Guest blog written by Ted Birkhahn.
Full disclaimer: I am a recovering Starbucks addict. Every day on my walk from Grand Central to our
office, I pass five Starbucks. Until recently, I always stopped in one of them and plunked down several bucks on a mediocre latte. Why? I loved the routine and the brand experience, not the taste of the coffee.
But, as the recession loomed and with daily reminders that it’s time to stop spending and start saving, I decided to put the skids on my Starbucks habit. At first, I tried to change my route to the office so I wouldn’t have to walk past a Starbucks but that didn’t work; no matter what route I chose, I was bound to run into one. So I decided to show some self-control and just go cold turkey.
Am I indicative of a trend that is sweeping across the nation contributing to the vanishing profits of the world’s biggest coffee chain? It’s hard to pinpoint why Starbucks has suffered. Did they grow too fast? Are their prices too high? Is the taste of the coffee just not that good? Did the brand – and the experience it provides – run its course? I suspect it is a combination of all these factors.

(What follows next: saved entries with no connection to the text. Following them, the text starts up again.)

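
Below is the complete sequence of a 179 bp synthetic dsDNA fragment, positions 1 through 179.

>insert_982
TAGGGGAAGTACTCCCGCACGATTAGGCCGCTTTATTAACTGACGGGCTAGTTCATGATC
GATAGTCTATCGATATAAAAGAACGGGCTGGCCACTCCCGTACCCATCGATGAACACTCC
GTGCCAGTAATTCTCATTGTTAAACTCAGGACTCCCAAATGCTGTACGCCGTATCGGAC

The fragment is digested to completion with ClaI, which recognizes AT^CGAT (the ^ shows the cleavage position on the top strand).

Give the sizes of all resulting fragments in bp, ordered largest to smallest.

72, 59, 37, 11 bp

ClaI sites (ATCGAT) start at positions 58, 69, 106.
ClaI cuts after base 2 of each site, so after positions 59, 70, 107.
Linear molecule, 3 cuts → 4 fragments:
  1–59 → 59 bp
  60–70 → 11 bp
  71–107 → 37 bp
  108–179 → 72 bp
Sorted largest to smallest: 72, 59, 37, 11 bp.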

However, one thing is certain: If the U.S. finds itself in a prolonged economic downturn, Starbucks is a dead-man walking. Although it is making major changes to the way it makes, serves and sells its products, I believe the company is too big and cumbersome to dig itself out of the hole that it’s in.
Only time will tell what happens to Starbucks. In the meantime, I’m off to the kitchen to grab a free cup o’ joe.